Да отчего это Павлушу в одиночество тянет, ведь есть друзья надежные, и много раз звали повеселиться основательно – вот у Вити Степанова мать всю ночь дежурит, и комната свободна, повеселимся, горечи глотнем, а подруги само собой, это не вопрос по нынешним временам, а ведь помнить следует, что год-другой после армии человеку специально и отпущен, чтоб он поколобродил, кое-какие удовольствия посрывал, ведь Павлуша – человек какой – руки и голова у него на должном месте, а заработки – года не прошло, а уж пальто зимнее купил, и плащ польский, и костюм отличный фабрики Володарского – кто ж это его не оценит и не пойдет за ним хоть и на всю дальнейшую жизнь.
Но в том-то вся беда и была, что нужен был Павлуше не кто-нибудь, но только Люба. Дня не проходило, чтоб он не вспомнил о ней, а вспомнив, не начинал печалиться, что не видит ее. В лавку он больше не заходил, чтоб не сердить ее, несколько раз ходил на танцы, надеясь увидеть ее да и сказать пару слов в свою защиту, но на танцы в Фонарево Люба не приходила, видно, ездила в другое какое место.
И вдруг Павлуше стало радостно – он понял, что сейчас не станет сдерживать себя и пойдет к рынку, чтоб увидеть Любу. Будь что будет, пусть она не станет с ним разговаривать, достаточно и того, что он увидит ее, этого пока достаточно. А лето впереди, когда Павлуша добьет лодку и будет сдавать ее хозяину, и будут ходить друг к другу в гости, успеет тогда наговориться с Любой.
Солнце уже село, но небо на западе горело малиновым огнем, воздух был гулок, движения людей чуть встревоженны.
Павлуша спустился под гору, перебежал широкое шоссе и радостно зашагал вдоль ограды рынка, обогнул большую церковь, увидел большой щит трансагентства и свернул направо – сейчас он увидит Любу.
И он увидел ее. Она торопливо шла по тротуару, шубка ее была распахнута, Люба искала кого-то глазами, вот нашла, и лицо вспыхнуло радостью, словно б зажглось закатным солнцем, словно б осветилось бьющим изнутри прожектором – это радость, что на месте человек, которого она ищет, и помахала ему рукой.
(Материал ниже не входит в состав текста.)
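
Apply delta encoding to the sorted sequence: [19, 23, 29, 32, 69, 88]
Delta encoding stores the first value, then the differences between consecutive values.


First value: 19
Deltas:
  23 - 19 = 4
  29 - 23 = 6
  32 - 29 = 3
  69 - 32 = 37
  88 - 69 = 19


Delta encoded: [19, 4, 6, 3, 37, 19]


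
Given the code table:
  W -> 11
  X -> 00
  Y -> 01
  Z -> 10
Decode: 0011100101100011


Decoding:
00 -> X
11 -> W
10 -> Z
01 -> Y
01 -> Y
10 -> Z
00 -> X
11 -> W


Result: XWZYYZXW


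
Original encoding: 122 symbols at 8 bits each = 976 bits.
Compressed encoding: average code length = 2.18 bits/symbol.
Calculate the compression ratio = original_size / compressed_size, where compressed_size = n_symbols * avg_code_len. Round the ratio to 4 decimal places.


original_size = n_symbols * orig_bits = 122 * 8 = 976 bits
compressed_size = n_symbols * avg_code_len = 122 * 2.18 = 265.96 bits
ratio = original_size / compressed_size = 976 / 265.96 = 3.6697

Compression ratio = 3.6697


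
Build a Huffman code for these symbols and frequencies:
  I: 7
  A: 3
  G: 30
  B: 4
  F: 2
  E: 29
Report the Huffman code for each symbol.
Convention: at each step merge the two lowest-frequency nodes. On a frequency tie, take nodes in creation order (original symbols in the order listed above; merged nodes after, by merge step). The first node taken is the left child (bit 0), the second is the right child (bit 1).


Huffman tree construction:
Step 1: Merge F(2) + A(3) = 5
Step 2: Merge B(4) + (F+A)(5) = 9
Step 3: Merge I(7) + (B+(F+A))(9) = 16
Step 4: Merge (I+(B+(F+A)))(16) + E(29) = 45
Step 5: Merge G(30) + ((I+(B+(F+A)))+E)(45) = 75
Read each symbol's code off the tree from the root (left child = 0, right child = 1).

Codes:
  I: 100 (length 3)
  A: 10111 (length 5)
  G: 0 (length 1)
  B: 1010 (length 4)
  F: 10110 (length 5)
  E: 11 (length 2)
Average code length: 150/75 = 2.0000 bits/symbol


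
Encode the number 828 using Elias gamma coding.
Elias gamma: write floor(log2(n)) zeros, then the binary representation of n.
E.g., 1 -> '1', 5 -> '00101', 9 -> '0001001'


num_bits = floor(log2(828)) + 1 = 10
leading_zeros = num_bits - 1 = 9
binary(828) = 1100111100

Elias gamma(828) = '000000000' + '1100111100' = 0000000001100111100 (19 bits)


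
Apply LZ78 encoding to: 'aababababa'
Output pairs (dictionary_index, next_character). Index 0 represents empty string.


LZ78 encoding steps:
Dictionary: {0: ''}
Step 1: w='' (idx 0), next='a' -> output (0, 'a'), add 'a' as idx 1
Step 2: w='a' (idx 1), next='b' -> output (1, 'b'), add 'ab' as idx 2
Step 3: w='ab' (idx 2), next='a' -> output (2, 'a'), add 'aba' as idx 3
Step 4: w='' (idx 0), next='b' -> output (0, 'b'), add 'b' as idx 4
Step 5: w='aba' (idx 3), end of input -> output (3, '')


Encoded: [(0, 'a'), (1, 'b'), (2, 'a'), (0, 'b'), (3, '')]


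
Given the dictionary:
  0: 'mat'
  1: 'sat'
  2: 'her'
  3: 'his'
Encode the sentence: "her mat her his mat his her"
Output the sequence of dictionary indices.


Look up each word in the dictionary:
  'her' -> 2
  'mat' -> 0
  'her' -> 2
  'his' -> 3
  'mat' -> 0
  'his' -> 3
  'her' -> 2

Encoded: [2, 0, 2, 3, 0, 3, 2]


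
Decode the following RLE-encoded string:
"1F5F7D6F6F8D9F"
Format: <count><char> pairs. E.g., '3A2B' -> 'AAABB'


Expanding each <count><char> pair:
  1F -> 'F'
  5F -> 'FFFFF'
  7D -> 'DDDDDDD'
  6F -> 'FFFFFF'
  6F -> 'FFFFFF'
  8D -> 'DDDDDDDD'
  9F -> 'FFFFFFFFF'

Decoded = FFFFFFDDDDDDDFFFFFFFFFFFFDDDDDDDDFFFFFFFFF


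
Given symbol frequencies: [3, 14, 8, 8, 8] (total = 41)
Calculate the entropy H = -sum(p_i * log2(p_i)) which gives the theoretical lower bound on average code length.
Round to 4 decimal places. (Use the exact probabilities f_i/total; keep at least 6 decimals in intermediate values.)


Per-symbol terms -p_i * log2(p_i) with p_i = f_i/41:
  p = 3/41 = 0.073171: log2(p) = -3.772590, -p*log2(p) = 0.276043
  p = 14/41 = 0.341463: log2(p) = -1.550197, -p*log2(p) = 0.529336
  p = 8/41 = 0.195122: log2(p) = -2.357552, -p*log2(p) = 0.460010
  p = 8/41 = 0.195122: log2(p) = -2.357552, -p*log2(p) = 0.460010
  p = 8/41 = 0.195122: log2(p) = -2.357552, -p*log2(p) = 0.460010
H = 0.276043 + 0.529336 + 0.460010 + 0.460010 + 0.460010 = 2.185409

H = 2.1854 bits/symbol


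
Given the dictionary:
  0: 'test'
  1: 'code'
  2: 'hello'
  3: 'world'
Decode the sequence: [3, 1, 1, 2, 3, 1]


Look up each index in the dictionary:
  3 -> 'world'
  1 -> 'code'
  1 -> 'code'
  2 -> 'hello'
  3 -> 'world'
  1 -> 'code'

Decoded: "world code code hello world code"


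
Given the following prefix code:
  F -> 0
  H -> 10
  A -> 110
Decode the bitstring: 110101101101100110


Decoding step by step:
Bits 110 -> A
Bits 10 -> H
Bits 110 -> A
Bits 110 -> A
Bits 110 -> A
Bits 0 -> F
Bits 110 -> A


Decoded message: AHAAAFA


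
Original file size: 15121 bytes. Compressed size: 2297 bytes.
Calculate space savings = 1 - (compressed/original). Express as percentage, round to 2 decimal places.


ratio = compressed/original = 2297/15121 = 0.151908
savings = 1 - ratio = 1 - 0.151908 = 0.848092
as a percentage: 0.848092 * 100 = 84.81%

Space savings = 1 - 2297/15121 = 84.81%


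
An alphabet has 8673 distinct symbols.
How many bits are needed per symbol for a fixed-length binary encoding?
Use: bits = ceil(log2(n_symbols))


log2(8673) = 13.0823
Bracket: 2^13 = 8192 < 8673 <= 2^14 = 16384
So ceil(log2(8673)) = 14

bits = ceil(log2(8673)) = ceil(13.0823) = 14 bits


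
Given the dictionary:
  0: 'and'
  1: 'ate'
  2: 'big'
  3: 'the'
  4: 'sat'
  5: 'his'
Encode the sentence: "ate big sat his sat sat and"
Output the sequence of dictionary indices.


Look up each word in the dictionary:
  'ate' -> 1
  'big' -> 2
  'sat' -> 4
  'his' -> 5
  'sat' -> 4
  'sat' -> 4
  'and' -> 0

Encoded: [1, 2, 4, 5, 4, 4, 0]


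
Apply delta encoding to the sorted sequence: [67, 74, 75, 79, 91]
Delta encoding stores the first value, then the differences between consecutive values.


First value: 67
Deltas:
  74 - 67 = 7
  75 - 74 = 1
  79 - 75 = 4
  91 - 79 = 12


Delta encoded: [67, 7, 1, 4, 12]


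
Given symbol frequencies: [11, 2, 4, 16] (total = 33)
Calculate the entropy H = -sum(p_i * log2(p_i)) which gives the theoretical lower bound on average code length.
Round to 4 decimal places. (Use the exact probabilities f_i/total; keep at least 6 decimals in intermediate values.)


Per-symbol terms -p_i * log2(p_i) with p_i = f_i/33:
  p = 11/33 = 0.333333: log2(p) = -1.584963, -p*log2(p) = 0.528321
  p = 2/33 = 0.060606: log2(p) = -4.044394, -p*log2(p) = 0.245115
  p = 4/33 = 0.121212: log2(p) = -3.044394, -p*log2(p) = 0.369017
  p = 16/33 = 0.484848: log2(p) = -1.044394, -p*log2(p) = 0.506373
H = 0.528321 + 0.245115 + 0.369017 + 0.506373 = 1.648826

H = 1.6488 bits/symbol


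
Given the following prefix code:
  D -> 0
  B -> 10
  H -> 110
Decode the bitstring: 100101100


Decoding step by step:
Bits 10 -> B
Bits 0 -> D
Bits 10 -> B
Bits 110 -> H
Bits 0 -> D


Decoded message: BDBHD


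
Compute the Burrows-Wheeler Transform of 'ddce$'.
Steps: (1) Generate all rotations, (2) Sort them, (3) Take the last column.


Rotations (sorted):
  0: $ddce -> last char: e
  1: ce$dd -> last char: d
  2: dce$d -> last char: d
  3: ddce$ -> last char: $
  4: e$ddc -> last char: c


BWT = edd$c


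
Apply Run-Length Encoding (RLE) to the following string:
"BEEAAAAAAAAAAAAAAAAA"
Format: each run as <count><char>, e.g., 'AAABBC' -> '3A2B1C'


Scanning runs left to right:
  i=0: run of 'B' x 1 -> '1B'
  i=1: run of 'E' x 2 -> '2E'
  i=3: run of 'A' x 17 -> '17A'

RLE = 1B2E17A


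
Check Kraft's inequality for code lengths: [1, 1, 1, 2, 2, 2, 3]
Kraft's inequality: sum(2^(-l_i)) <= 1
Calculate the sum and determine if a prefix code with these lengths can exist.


Sum = 2^(-1) + 2^(-1) + 2^(-1) + 2^(-2) + 2^(-2) + 2^(-2) + 2^(-3)
    = 0.5 + 0.5 + 0.5 + 0.25 + 0.25 + 0.25 + 0.125
    = 19/8 = 2.375
Since 2.375 > 1, Kraft's inequality is NOT satisfied.
A prefix code with these lengths CANNOT exist.

Kraft sum = 2.375. Not satisfied.


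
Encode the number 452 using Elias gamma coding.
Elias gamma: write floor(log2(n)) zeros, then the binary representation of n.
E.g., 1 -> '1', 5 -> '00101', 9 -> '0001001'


num_bits = floor(log2(452)) + 1 = 9
leading_zeros = num_bits - 1 = 8
binary(452) = 111000100

Elias gamma(452) = '00000000' + '111000100' = 00000000111000100 (17 bits)


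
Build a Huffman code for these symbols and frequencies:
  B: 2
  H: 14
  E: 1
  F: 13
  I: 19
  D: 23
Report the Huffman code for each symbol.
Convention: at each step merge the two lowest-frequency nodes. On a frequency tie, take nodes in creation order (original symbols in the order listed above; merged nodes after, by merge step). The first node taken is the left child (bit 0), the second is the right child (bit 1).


Huffman tree construction:
Step 1: Merge E(1) + B(2) = 3
Step 2: Merge (E+B)(3) + F(13) = 16
Step 3: Merge H(14) + ((E+B)+F)(16) = 30
Step 4: Merge I(19) + D(23) = 42
Step 5: Merge (H+((E+B)+F))(30) + (I+D)(42) = 72
Read each symbol's code off the tree from the root (left child = 0, right child = 1).

Codes:
  B: 0101 (length 4)
  H: 00 (length 2)
  E: 0100 (length 4)
  F: 011 (length 3)
  I: 10 (length 2)
  D: 11 (length 2)
Average code length: 163/72 = 2.2639 bits/symbol


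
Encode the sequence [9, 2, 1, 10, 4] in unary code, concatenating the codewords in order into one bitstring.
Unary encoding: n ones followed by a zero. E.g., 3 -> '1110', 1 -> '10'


Encode each number as n ones followed by a terminating 0:
  9 -> 1111111110 (10 bits)
  2 -> 110 (3 bits)
  1 -> 10 (2 bits)
  10 -> 11111111110 (11 bits)
  4 -> 11110 (5 bits)
Total length = 10 + 3 + 2 + 11 + 5 = 31 bits.

Unary([9, 2, 1, 10, 4]) = 1111111110110101111111111011110 (31 bits)


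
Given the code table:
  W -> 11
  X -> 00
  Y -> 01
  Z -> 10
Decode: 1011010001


Decoding:
10 -> Z
11 -> W
01 -> Y
00 -> X
01 -> Y


Result: ZWYXY


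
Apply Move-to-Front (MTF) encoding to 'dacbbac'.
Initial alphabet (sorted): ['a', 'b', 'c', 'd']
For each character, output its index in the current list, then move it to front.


MTF encoding:
'd': index 3 in ['a', 'b', 'c', 'd'] -> ['d', 'a', 'b', 'c']
'a': index 1 in ['d', 'a', 'b', 'c'] -> ['a', 'd', 'b', 'c']
'c': index 3 in ['a', 'd', 'b', 'c'] -> ['c', 'a', 'd', 'b']
'b': index 3 in ['c', 'a', 'd', 'b'] -> ['b', 'c', 'a', 'd']
'b': index 0 in ['b', 'c', 'a', 'd'] -> ['b', 'c', 'a', 'd']
'a': index 2 in ['b', 'c', 'a', 'd'] -> ['a', 'b', 'c', 'd']
'c': index 2 in ['a', 'b', 'c', 'd'] -> ['c', 'a', 'b', 'd']


Output: [3, 1, 3, 3, 0, 2, 2]


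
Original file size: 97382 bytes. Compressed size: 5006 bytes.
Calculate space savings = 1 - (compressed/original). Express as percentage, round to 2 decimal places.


ratio = compressed/original = 5006/97382 = 0.051406
savings = 1 - ratio = 1 - 0.051406 = 0.948594
as a percentage: 0.948594 * 100 = 94.86%

Space savings = 1 - 5006/97382 = 94.86%


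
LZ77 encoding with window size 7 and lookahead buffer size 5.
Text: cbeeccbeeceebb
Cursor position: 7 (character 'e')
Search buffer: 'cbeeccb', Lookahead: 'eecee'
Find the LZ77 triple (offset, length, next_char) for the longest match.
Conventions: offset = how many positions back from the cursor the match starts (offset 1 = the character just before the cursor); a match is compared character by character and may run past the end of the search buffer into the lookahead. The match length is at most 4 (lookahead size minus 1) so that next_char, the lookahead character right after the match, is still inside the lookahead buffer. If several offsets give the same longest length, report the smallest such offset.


Try each offset into the search buffer:
  offset=1 (pos 6, char 'b'): match length 0
  offset=2 (pos 5, char 'c'): match length 0
  offset=3 (pos 4, char 'c'): match length 0
  offset=4 (pos 3, char 'e'): match length 1
  offset=5 (pos 2, char 'e'): match length 3
  offset=6 (pos 1, char 'b'): match length 0
  offset=7 (pos 0, char 'c'): match length 0
Longest match has length 3 at offset 5.
next_char = character at position 7 + 3 = 10 -> 'e'

Best match: offset=5, length=3 (matching 'eec' starting at position 2)
LZ77 triple: (5, 3, 'e')


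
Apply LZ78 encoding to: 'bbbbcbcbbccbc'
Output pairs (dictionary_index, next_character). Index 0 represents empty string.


LZ78 encoding steps:
Dictionary: {0: ''}
Step 1: w='' (idx 0), next='b' -> output (0, 'b'), add 'b' as idx 1
Step 2: w='b' (idx 1), next='b' -> output (1, 'b'), add 'bb' as idx 2
Step 3: w='b' (idx 1), next='c' -> output (1, 'c'), add 'bc' as idx 3
Step 4: w='bc' (idx 3), next='b' -> output (3, 'b'), add 'bcb' as idx 4
Step 5: w='bc' (idx 3), next='c' -> output (3, 'c'), add 'bcc' as idx 5
Step 6: w='bc' (idx 3), end of input -> output (3, '')


Encoded: [(0, 'b'), (1, 'b'), (1, 'c'), (3, 'b'), (3, 'c'), (3, '')]


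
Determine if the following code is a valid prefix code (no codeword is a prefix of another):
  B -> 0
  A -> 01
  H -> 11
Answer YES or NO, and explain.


Checking each pair (does one codeword prefix another?):
  B='0' vs A='01': prefix -- VIOLATION

NO -- this is NOT a valid prefix code. B (0) is a prefix of A (01).


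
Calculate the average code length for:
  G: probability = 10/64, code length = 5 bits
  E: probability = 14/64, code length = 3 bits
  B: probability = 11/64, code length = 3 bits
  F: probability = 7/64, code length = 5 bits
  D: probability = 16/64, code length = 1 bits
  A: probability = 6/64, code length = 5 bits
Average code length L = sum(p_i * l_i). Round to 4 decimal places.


Weighted contributions p_i * l_i:
  G: (10/64) * 5 = 50/64
  E: (14/64) * 3 = 42/64
  B: (11/64) * 3 = 33/64
  F: (7/64) * 5 = 35/64
  D: (16/64) * 1 = 16/64
  A: (6/64) * 5 = 30/64
Sum = (50 + 42 + 33 + 35 + 16 + 30)/64 = 206/64

L = 206/64 = 3.2188 bits/symbol


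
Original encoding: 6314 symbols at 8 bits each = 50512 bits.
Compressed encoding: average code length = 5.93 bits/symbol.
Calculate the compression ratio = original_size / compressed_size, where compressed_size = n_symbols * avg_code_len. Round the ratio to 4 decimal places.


original_size = n_symbols * orig_bits = 6314 * 8 = 50512 bits
compressed_size = n_symbols * avg_code_len = 6314 * 5.93 = 37442.02 bits
ratio = original_size / compressed_size = 50512 / 37442.02 = 1.3491

Compression ratio = 1.3491


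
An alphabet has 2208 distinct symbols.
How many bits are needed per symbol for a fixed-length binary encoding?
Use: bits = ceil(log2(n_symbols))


log2(2208) = 11.1085
Bracket: 2^11 = 2048 < 2208 <= 2^12 = 4096
So ceil(log2(2208)) = 12

bits = ceil(log2(2208)) = ceil(11.1085) = 12 bits


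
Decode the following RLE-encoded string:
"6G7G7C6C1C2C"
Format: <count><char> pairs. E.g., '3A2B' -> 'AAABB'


Expanding each <count><char> pair:
  6G -> 'GGGGGG'
  7G -> 'GGGGGGG'
  7C -> 'CCCCCCC'
  6C -> 'CCCCCC'
  1C -> 'C'
  2C -> 'CC'

Decoded = GGGGGGGGGGGGGCCCCCCCCCCCCCCCC


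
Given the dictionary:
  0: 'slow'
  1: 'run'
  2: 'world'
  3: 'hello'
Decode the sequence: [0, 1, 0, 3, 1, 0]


Look up each index in the dictionary:
  0 -> 'slow'
  1 -> 'run'
  0 -> 'slow'
  3 -> 'hello'
  1 -> 'run'
  0 -> 'slow'

Decoded: "slow run slow hello run slow"


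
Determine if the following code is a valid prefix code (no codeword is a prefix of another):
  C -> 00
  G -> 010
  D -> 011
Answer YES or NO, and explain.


Checking each pair (does one codeword prefix another?):
  C='00' vs G='010': no prefix
  C='00' vs D='011': no prefix
  G='010' vs C='00': no prefix
  G='010' vs D='011': no prefix
  D='011' vs C='00': no prefix
  D='011' vs G='010': no prefix
No violation found over all pairs.

YES -- this is a valid prefix code. No codeword is a prefix of any other codeword.


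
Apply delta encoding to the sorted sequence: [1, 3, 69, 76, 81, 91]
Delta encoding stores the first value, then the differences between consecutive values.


First value: 1
Deltas:
  3 - 1 = 2
  69 - 3 = 66
  76 - 69 = 7
  81 - 76 = 5
  91 - 81 = 10


Delta encoded: [1, 2, 66, 7, 5, 10]


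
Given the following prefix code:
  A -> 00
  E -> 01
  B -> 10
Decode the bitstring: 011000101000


Decoding step by step:
Bits 01 -> E
Bits 10 -> B
Bits 00 -> A
Bits 10 -> B
Bits 10 -> B
Bits 00 -> A


Decoded message: EBABBA


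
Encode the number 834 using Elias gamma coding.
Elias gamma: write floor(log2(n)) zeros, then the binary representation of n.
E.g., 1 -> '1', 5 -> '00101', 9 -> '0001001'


num_bits = floor(log2(834)) + 1 = 10
leading_zeros = num_bits - 1 = 9
binary(834) = 1101000010

Elias gamma(834) = '000000000' + '1101000010' = 0000000001101000010 (19 bits)


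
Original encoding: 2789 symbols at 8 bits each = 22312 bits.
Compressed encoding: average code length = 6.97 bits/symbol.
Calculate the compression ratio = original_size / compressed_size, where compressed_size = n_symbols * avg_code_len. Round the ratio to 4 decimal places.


original_size = n_symbols * orig_bits = 2789 * 8 = 22312 bits
compressed_size = n_symbols * avg_code_len = 2789 * 6.97 = 19439.33 bits
ratio = original_size / compressed_size = 22312 / 19439.33 = 1.1478

Compression ratio = 1.1478


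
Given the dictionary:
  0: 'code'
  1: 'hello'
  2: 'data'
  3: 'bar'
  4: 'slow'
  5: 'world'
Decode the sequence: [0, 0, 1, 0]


Look up each index in the dictionary:
  0 -> 'code'
  0 -> 'code'
  1 -> 'hello'
  0 -> 'code'

Decoded: "code code hello code"


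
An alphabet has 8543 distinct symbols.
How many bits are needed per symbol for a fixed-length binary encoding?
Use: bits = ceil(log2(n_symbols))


log2(8543) = 13.0605
Bracket: 2^13 = 8192 < 8543 <= 2^14 = 16384
So ceil(log2(8543)) = 14

bits = ceil(log2(8543)) = ceil(13.0605) = 14 bits


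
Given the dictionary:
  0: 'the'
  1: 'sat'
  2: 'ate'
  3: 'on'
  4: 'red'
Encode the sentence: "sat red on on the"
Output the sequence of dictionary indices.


Look up each word in the dictionary:
  'sat' -> 1
  'red' -> 4
  'on' -> 3
  'on' -> 3
  'the' -> 0

Encoded: [1, 4, 3, 3, 0]


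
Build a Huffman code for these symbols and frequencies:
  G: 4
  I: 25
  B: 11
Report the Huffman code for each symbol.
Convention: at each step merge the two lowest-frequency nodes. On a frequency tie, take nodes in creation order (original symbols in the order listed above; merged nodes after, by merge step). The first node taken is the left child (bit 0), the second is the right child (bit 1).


Huffman tree construction:
Step 1: Merge G(4) + B(11) = 15
Step 2: Merge (G+B)(15) + I(25) = 40
Read each symbol's code off the tree from the root (left child = 0, right child = 1).

Codes:
  G: 00 (length 2)
  I: 1 (length 1)
  B: 01 (length 2)
Average code length: 55/40 = 1.3750 bits/symbol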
Махала она в сторону Павлуши, но внимание ее, знал он наверняка, к нему никак не относится, и, уже понимая непоправимость случившегося, Павлуша замер у щита трансагентства, вдавился в него, ощущая себя существом малейшим.
А Люба перебежала улицу и заспешила к овощному магазину – это в нескольких шагах от Павлуши, – Люба так торопилась, словно если в несколько мгновений она не успеет преодолеть пространство до того вон мотоцикла, то и мотоцикл, и хозяин его провалятся сквозь землю.
Но мотоцикл не провалился, а хозяин его, юный мичман, махал призывно рукой, и Люба что-то сказала ему на ухо, и он запрокинул голову и радостно – от переизбытка счастья – засмеялся.